Esperó con paciencia a que pasara los quince minutos y notó como su teléfono vibraba, lo volteó para leerlo y sonrió.

«Estoy aquí»

Con cuidado se colocó los espejuelos para ver, aunque su magia era poderosa no pudo esquivar la miopía producto de los ordenadores, y desde entonces vivía con ellos. Con su cabello suelto hasta la cintura, con un rojo que sacaba suspiro de las mujeres y levantaba pasión, un pantalón negro ajustado, una camisa rosada palo y unos zapatos a juego se levantó decidida a ganar.

—¿Me puedo sentar? —le preguntó a Jireh en español y esta abrió los ojos de la sorpresa cuando se la encontró.

Jireh se levantó y le tendió la mano, Elizabeth se la estrechó con amabilidad y una sonrisa forzada.

—Por favor siéntate.

—Gracias.

—No sabía que hablabas tan bien el español. Pensé que eras nativa americana.

—Y lo soy, pero mis padres crecieron en Tenerife —mintió con un descaro que le sorprendió.
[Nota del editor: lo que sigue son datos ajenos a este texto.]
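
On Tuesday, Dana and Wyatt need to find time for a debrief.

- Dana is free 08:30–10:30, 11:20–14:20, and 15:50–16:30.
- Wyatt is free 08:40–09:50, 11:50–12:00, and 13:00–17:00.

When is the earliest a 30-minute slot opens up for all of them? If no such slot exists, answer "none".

08:40

Dana ∩ Wyatt: 08:40–09:50, 11:50–12:00, 13:00–14:20, 15:50–16:30.
Windows ≥ 30 min: 08:40–09:50, 13:00–14:20, 15:50–16:30.
Earliest such window starts at 08:40.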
—Vaya, entonces casi eres española —trató de bromear Jireh, pero Elizabeth solo asintió.

—Al grano, —la cortó antes de que siguiera— ¿hace cuánto recibes amenazas?

—La primera fue hace un año, manipularon de forma manual uno de mis carros de formula una...

—¿Hace un año? ¿De forma manual? —preguntó extrañada.

—Pensábamos que era un caso aislado porque una de las encargadas de mantenimiento asumió la culpa supuestamente por un ataque de celos, pero después de unos meses nos contactó para decir que fue obligada y que debía hablar con nosotros.

—Presiento que no lo pudo hacer.

—Exacto, amaneció muerta el día siguiente en su celda. Parecía un suicidio, pero algo me dice que no.

—¿Qué más ha sucedido?

—Hace unos meses antes de dar a luz a mi hija me puse a crear nuevos diseños, algunos coches de fórmula una y otros de tanque de guerras con tecnologías avanzadas.

—¿Tanques de guerras? ¿En serio? —preguntó Elizabeth con una ceja levantada.

—Mi esposo es militar, puede que me haya vuelto un poco sobreprotectora. En fin, que han estado a punto de robar los planos, nos han hackeado tanto los móviles privados como el sistema operativo de la empresa.

—¿Qué hicieron después de que los hackearon?

Elizabeth la miraba con tal seriedad que Jireh sintió que la recorría un escalofrío, y eso en ella era poco común.

—Reforzamos el sistema de la empresa y cambiamos nuestros móviles.

—¿Me escribiste desde tu teléfono nuevo? —Siseó Elizabeth y miró a ambos lados con discreción.

—Sí, ¿hice mal?

—No mires a ningún lado ¿vale? Solo sígueme la corriente.

—Vale, vale... ¡Pero! ¿qué has hecho? —gritó Jireh cuando el café caliente que había pedido calló sobre su camisa por un aletazo de Elizabeth.

Esta se levantó con aparente preocupación y tomó una servilleta para limpiarle la mancha.

—¡Señorita! —le gritó a la joven mesera— ¿Me puede indicar donde está el baño? Mi amiga se ha derramado el café.

—Será... —Jireh se calló al sentir que Elizabeth le apretaba el cuello por detrás.

—Al final de la barra a la derecha.

—¡Gracias! Vamos querida, es hora de quitarse esa mancha —susurró la bruja con amabilidad.